New Brunswick curriculum outcomes: Science 200-1, 202-7,203-1
Classrooms are contaminated Petri dishes ready to infect any person brave enough to enter. We begin each year giving the hygiene talk that will be repeated ad nauseam until the students leave the classroom.
“Wash your hands, cover your mouth when you cough, elephant trunks, stop picking your nose, and please don’t lick that!”
Do any of these sound familiar? Oftentimes our students will tune us out, especially at the height of cold and flu season, before our words have sunk in. That is what makes this lab so engaging. Why tell kids about germs when you can show them?
Supply wise, this lab requires very little: 8-10 plastic Ziploc bags, a few potatoes cut into pieces, plastic gloves and a sharpie marker.
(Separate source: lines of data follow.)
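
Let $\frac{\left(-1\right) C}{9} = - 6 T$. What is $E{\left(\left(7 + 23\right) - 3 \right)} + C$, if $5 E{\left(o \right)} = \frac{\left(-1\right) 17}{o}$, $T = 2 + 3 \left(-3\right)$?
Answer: $- \frac{51047}{135} \approx -378.13$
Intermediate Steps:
$T = -7$ ($T = 2 - 9 = -7$)
$E{\left(o \right)} = - \frac{17}{5 o}$ ($E{\left(o \right)} = \frac{\left(-1\right) 17 \frac{1}{o}}{5} = \frac{\left(-17\right) \frac{1}{o}}{5} = - \frac{17}{5 o}$)
$C = -378$ ($C = - 9 \left(\left(-6\right) \left(-7\right)\right) = \left(-9\right) 42 = -378$)
$E{\left(\left(7 + 23\right) - 3 \right)} + C = - \frac{17}{5 \left(\left(7 + 23\right) - 3\right)} - 378 = - \frac{17}{5 \left(30 - 3\right)} - 378 = - \frac{17}{5 \cdot 27} - 378 = \left(- \frac{17}{5}\right) \frac{1}{27} - 378 = - \frac{17}{135} - 378 = - \frac{51047}{135}$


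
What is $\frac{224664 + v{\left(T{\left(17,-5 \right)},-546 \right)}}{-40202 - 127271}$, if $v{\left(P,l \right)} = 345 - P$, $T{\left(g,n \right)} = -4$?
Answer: $- \frac{225013}{167473} \approx -1.3436$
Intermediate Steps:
$\frac{224664 + v{\left(T{\left(17,-5 \right)},-546 \right)}}{-40202 - 127271} = \frac{224664 + \left(345 - -4\right)}{-40202 - 127271} = \frac{224664 + \left(345 + 4\right)}{-167473} = \left(224664 + 349\right) \left(- \frac{1}{167473}\right) = 225013 \left(- \frac{1}{167473}\right) = - \frac{225013}{167473}$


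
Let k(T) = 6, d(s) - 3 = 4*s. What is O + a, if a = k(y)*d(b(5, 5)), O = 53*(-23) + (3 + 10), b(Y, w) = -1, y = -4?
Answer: -1212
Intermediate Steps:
d(s) = 3 + 4*s
O = -1206 (O = -1219 + 13 = -1206)
a = -6 (a = 6*(3 + 4*(-1)) = 6*(3 - 4) = 6*(-1) = -6)
O + a = -1206 - 6 = -1212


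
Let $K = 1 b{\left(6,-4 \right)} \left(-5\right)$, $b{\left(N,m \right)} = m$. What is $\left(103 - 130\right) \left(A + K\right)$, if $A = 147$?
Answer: $-4509$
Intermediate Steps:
$K = 20$ ($K = 1 \left(-4\right) \left(-5\right) = \left(-4\right) \left(-5\right) = 20$)
$\left(103 - 130\right) \left(A + K\right) = \left(103 - 130\right) \left(147 + 20\right) = \left(-27\right) 167 = -4509$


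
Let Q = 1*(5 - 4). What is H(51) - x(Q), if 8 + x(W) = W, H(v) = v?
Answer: 58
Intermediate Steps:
Q = 1 (Q = 1*1 = 1)
x(W) = -8 + W
H(51) - x(Q) = 51 - (-8 + 1) = 51 - 1*(-7) = 51 + 7 = 58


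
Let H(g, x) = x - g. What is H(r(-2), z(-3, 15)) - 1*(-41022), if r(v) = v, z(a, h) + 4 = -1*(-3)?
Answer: 41023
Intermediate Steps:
z(a, h) = -1 (z(a, h) = -4 - 1*(-3) = -4 + 3 = -1)
H(r(-2), z(-3, 15)) - 1*(-41022) = (-1 - 1*(-2)) - 1*(-41022) = (-1 + 2) + 41022 = 1 + 41022 = 41023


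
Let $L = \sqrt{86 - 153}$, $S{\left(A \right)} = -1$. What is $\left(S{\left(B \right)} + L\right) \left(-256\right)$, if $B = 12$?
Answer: $256 - 256 i \sqrt{67} \approx 256.0 - 2095.4 i$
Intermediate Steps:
$L = i \sqrt{67}$ ($L = \sqrt{-67} = i \sqrt{67} \approx 8.1853 i$)
$\left(S{\left(B \right)} + L\right) \left(-256\right) = \left(-1 + i \sqrt{67}\right) \left(-256\right) = 256 - 256 i \sqrt{67}$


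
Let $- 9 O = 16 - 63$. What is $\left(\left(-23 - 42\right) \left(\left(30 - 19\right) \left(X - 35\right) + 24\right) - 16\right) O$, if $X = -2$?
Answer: $\frac{389771}{3} \approx 1.2992 \cdot 10^{5}$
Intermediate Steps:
$O = \frac{47}{9}$ ($O = - \frac{16 - 63}{9} = \left(- \frac{1}{9}\right) \left(-47\right) = \frac{47}{9} \approx 5.2222$)
$\left(\left(-23 - 42\right) \left(\left(30 - 19\right) \left(X - 35\right) + 24\right) - 16\right) O = \left(\left(-23 - 42\right) \left(\left(30 - 19\right) \left(-2 - 35\right) + 24\right) - 16\right) \frac{47}{9} = \left(- 65 \left(11 \left(-37\right) + 24\right) - 16\right) \frac{47}{9} = \left(- 65 \left(-407 + 24\right) - 16\right) \frac{47}{9} = \left(\left(-65\right) \left(-383\right) - 16\right) \frac{47}{9} = \left(24895 - 16\right) \frac{47}{9} = 24879 \cdot \frac{47}{9} = \frac{389771}{3}$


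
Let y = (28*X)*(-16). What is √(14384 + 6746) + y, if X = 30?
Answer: -13440 + √21130 ≈ -13295.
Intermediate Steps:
y = -13440 (y = (28*30)*(-16) = 840*(-16) = -13440)
√(14384 + 6746) + y = √(14384 + 6746) - 13440 = √21130 - 13440 = -13440 + √21130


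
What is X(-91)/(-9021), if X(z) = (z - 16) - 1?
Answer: 36/3007 ≈ 0.011972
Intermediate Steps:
X(z) = -17 + z (X(z) = (-16 + z) - 1 = -17 + z)
X(-91)/(-9021) = (-17 - 91)/(-9021) = -108*(-1/9021) = 36/3007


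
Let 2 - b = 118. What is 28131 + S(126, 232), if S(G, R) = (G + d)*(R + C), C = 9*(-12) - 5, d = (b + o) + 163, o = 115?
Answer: 62403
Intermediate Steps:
b = -116 (b = 2 - 1*118 = 2 - 118 = -116)
d = 162 (d = (-116 + 115) + 163 = -1 + 163 = 162)
C = -113 (C = -108 - 5 = -113)
S(G, R) = (-113 + R)*(162 + G) (S(G, R) = (G + 162)*(R - 113) = (162 + G)*(-113 + R) = (-113 + R)*(162 + G))
28131 + S(126, 232) = 28131 + (-18306 - 113*126 + 162*232 + 126*232) = 28131 + (-18306 - 14238 + 37584 + 29232) = 28131 + 34272 = 62403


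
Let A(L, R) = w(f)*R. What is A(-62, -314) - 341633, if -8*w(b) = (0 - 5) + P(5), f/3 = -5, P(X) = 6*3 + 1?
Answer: -682167/2 ≈ -3.4108e+5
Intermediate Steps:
P(X) = 19 (P(X) = 18 + 1 = 19)
f = -15 (f = 3*(-5) = -15)
w(b) = -7/4 (w(b) = -((0 - 5) + 19)/8 = -(-5 + 19)/8 = -1/8*14 = -7/4)
A(L, R) = -7*R/4
A(-62, -314) - 341633 = -7/4*(-314) - 341633 = 1099/2 - 341633 = -682167/2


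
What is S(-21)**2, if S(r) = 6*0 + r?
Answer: 441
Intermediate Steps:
S(r) = r (S(r) = 0 + r = r)
S(-21)**2 = (-21)**2 = 441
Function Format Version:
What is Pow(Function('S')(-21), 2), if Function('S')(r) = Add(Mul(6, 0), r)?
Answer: 441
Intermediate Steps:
Function('S')(r) = r (Function('S')(r) = Add(0, r) = r)
Pow(Function('S')(-21), 2) = Pow(-21, 2) = 441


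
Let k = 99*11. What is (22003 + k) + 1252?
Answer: 24344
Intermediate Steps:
k = 1089
(22003 + k) + 1252 = (22003 + 1089) + 1252 = 23092 + 1252 = 24344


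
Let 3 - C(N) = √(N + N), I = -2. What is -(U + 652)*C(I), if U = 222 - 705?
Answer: -507 + 338*I ≈ -507.0 + 338.0*I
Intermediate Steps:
U = -483
C(N) = 3 - √2*√N (C(N) = 3 - √(N + N) = 3 - √(2*N) = 3 - √2*√N)
-(U + 652)*C(I) = -(-483 + 652)*(3 - √2*√(-2)) = -169*(3 - √2*I*√2) = -169*(3 - 2*I) = -(507 - 338*I) = -507 + 338*I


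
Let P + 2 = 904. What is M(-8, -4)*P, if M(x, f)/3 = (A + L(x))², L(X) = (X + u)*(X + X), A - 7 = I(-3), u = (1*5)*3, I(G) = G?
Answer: 31562784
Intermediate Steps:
P = 902 (P = -2 + 904 = 902)
u = 15 (u = 5*3 = 15)
A = 4 (A = 7 - 3 = 4)
L(X) = 2*X*(15 + X) (L(X) = (X + 15)*(X + X) = (15 + X)*(2*X) = 2*X*(15 + X))
M(x, f) = 3*(4 + 2*x*(15 + x))²
M(-8, -4)*P = (12*(2 - 8*(15 - 8))²)*902 = (12*(2 - 8*7)²)*902 = (12*(2 - 56)²)*902 = (12*(-54)²)*902 = (12*2916)*902 = 34992*902 = 31562784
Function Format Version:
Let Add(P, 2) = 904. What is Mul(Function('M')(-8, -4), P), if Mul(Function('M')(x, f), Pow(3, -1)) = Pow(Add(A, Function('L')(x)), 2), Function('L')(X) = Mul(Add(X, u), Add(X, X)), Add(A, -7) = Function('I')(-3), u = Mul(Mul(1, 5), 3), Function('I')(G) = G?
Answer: 31562784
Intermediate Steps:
P = 902 (P = Add(-2, 904) = 902)
u = 15 (u = Mul(5, 3) = 15)
A = 4 (A = Add(7, -3) = 4)
Function('L')(X) = Mul(2, X, Add(15, X)) (Function('L')(X) = Mul(Add(X, 15), Add(X, X)) = Mul(Add(15, X), Mul(2, X)) = Mul(2, X, Add(15, X)))
Function('M')(x, f) = Mul(3, Pow(Add(4, Mul(2, x, Add(15, x))), 2))
Mul(Function('M')(-8, -4), P) = Mul(Mul(12, Pow(Add(2, Mul(-8, Add(15, -8))), 2)), 902) = Mul(Mul(12, Pow(Add(2, Mul(-8, 7)), 2)), 902) = Mul(Mul(12, Pow(Add(2, -56), 2)), 902) = Mul(Mul(12, Pow(-54, 2)), 902) = Mul(Mul(12, 2916), 902) = Mul(34992, 902) = 31562784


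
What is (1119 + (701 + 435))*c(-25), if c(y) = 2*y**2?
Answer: 2818750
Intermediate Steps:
(1119 + (701 + 435))*c(-25) = (1119 + (701 + 435))*(2*(-25)**2) = (1119 + 1136)*(2*625) = 2255*1250 = 2818750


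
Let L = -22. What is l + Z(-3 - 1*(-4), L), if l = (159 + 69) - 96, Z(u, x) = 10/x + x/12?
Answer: 8561/66 ≈ 129.71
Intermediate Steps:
Z(u, x) = 10/x + x/12 (Z(u, x) = 10/x + x*(1/12) = 10/x + x/12)
l = 132 (l = 228 - 96 = 132)
l + Z(-3 - 1*(-4), L) = 132 + (10/(-22) + (1/12)*(-22)) = 132 + (10*(-1/22) - 11/6) = 132 + (-5/11 - 11/6) = 132 - 151/66 = 8561/66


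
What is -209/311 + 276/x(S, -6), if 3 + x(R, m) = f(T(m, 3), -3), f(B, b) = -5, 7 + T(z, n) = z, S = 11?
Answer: -21877/622 ≈ -35.172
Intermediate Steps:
T(z, n) = -7 + z
x(R, m) = -8 (x(R, m) = -3 - 5 = -8)
-209/311 + 276/x(S, -6) = -209/311 + 276/(-8) = -209*1/311 + 276*(-⅛) = -209/311 - 69/2 = -21877/622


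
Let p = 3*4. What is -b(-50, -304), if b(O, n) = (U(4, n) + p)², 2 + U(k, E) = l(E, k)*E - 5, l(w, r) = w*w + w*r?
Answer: -768664257792025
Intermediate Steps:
l(w, r) = w² + r*w
U(k, E) = -7 + E²*(E + k) (U(k, E) = -2 + ((E*(k + E))*E - 5) = -2 + ((E*(E + k))*E - 5) = -2 + (E²*(E + k) - 5) = -2 + (-5 + E²*(E + k)) = -7 + E²*(E + k))
p = 12
b(O, n) = (5 + n²*(4 + n))² (b(O, n) = ((-7 + n²*(n + 4)) + 12)² = ((-7 + n²*(4 + n)) + 12)² = (5 + n²*(4 + n))²)
-b(-50, -304) = -(5 + (-304)²*(4 - 304))² = -(5 + 92416*(-300))² = -(5 - 27724800)² = -1*(-27724795)² = -1*768664257792025 = -768664257792025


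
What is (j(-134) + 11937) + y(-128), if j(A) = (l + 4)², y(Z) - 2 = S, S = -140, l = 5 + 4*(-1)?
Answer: 11824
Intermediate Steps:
l = 1 (l = 5 - 4 = 1)
y(Z) = -138 (y(Z) = 2 - 140 = -138)
j(A) = 25 (j(A) = (1 + 4)² = 5² = 25)
(j(-134) + 11937) + y(-128) = (25 + 11937) - 138 = 11962 - 138 = 11824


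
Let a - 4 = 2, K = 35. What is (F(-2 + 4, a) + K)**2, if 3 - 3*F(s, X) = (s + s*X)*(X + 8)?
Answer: 7744/9 ≈ 860.44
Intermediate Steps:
a = 6 (a = 4 + 2 = 6)
F(s, X) = 1 - (8 + X)*(s + X*s)/3 (F(s, X) = 1 - (s + s*X)*(X + 8)/3 = 1 - (s + X*s)*(8 + X)/3 = 1 - (8 + X)*(s + X*s)/3)
(F(-2 + 4, a) + K)**2 = ((1 - 8*(-2 + 4)/3 - 3*6*(-2 + 4) - 1/3*(-2 + 4)*6**2) + 35)**2 = ((1 - 8/3*2 - 3*6*2 - 1/3*2*36) + 35)**2 = ((1 - 16/3 - 36 - 24) + 35)**2 = (-193/3 + 35)**2 = (-88/3)**2 = 7744/9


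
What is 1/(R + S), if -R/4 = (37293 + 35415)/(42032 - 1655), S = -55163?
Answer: -13459/742535761 ≈ -1.8126e-5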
The classroom discussion starts first with listing the dirtiest spots in the classroom: let your students be creative and silly if they like. The dirtiest spots are not always the ones we first pick.
Next narrow your list down to 8-10 locations in the classroom, (outside in the hallway works well too). Then have the students vote for each location, creating a bar graph to show the results.
I try to break down the next tasks to get all the students involved:
- First, ask a student to write the name of a location on the Ziploc bag, while another student puts on a glove and grabs a potato piece.
- Next, they will rub the potato piece in the location, making sure to cover each side of the potato.
- Once they have finished they will put the potato in the Ziploc bag and seal it up.
- Finally, hang the bags with thumbtacks on a bulletin board, making sure not to puncture the bag itself.
Be sure to have the students observe the potatoes every few days, noting changes in colour or texture. Magnifying glasses are a fun addition to help students examine the mould growing on the potatoes.
One week later, bring out the bags and examine them together as a class. If you need an additional week, it will only add to the growth of mould.
Create a chart on the board with each potato listed with its location. Next, describe each sample using colour, texture and size. Once the data is collected have the students decide which spot in your classroom is the dirtiest.
A writing prompt is another great way to expand this lesson: The dirtiest place in our classroom is __________ because _____________.
In an earlier lab, we discovered that under the teacher’s desk was full of the most germs. Why? She was often still working when the janitor arrived in the evening, so while the rest of the classroom was cleaned, under her desk rarely was.
We had another teacher give up on floor mats and switch to another type of seating after seeing the results of this experiment.
This lesson helps the students become more aware of the hidden germs around them and may keep you all a little healthier this year.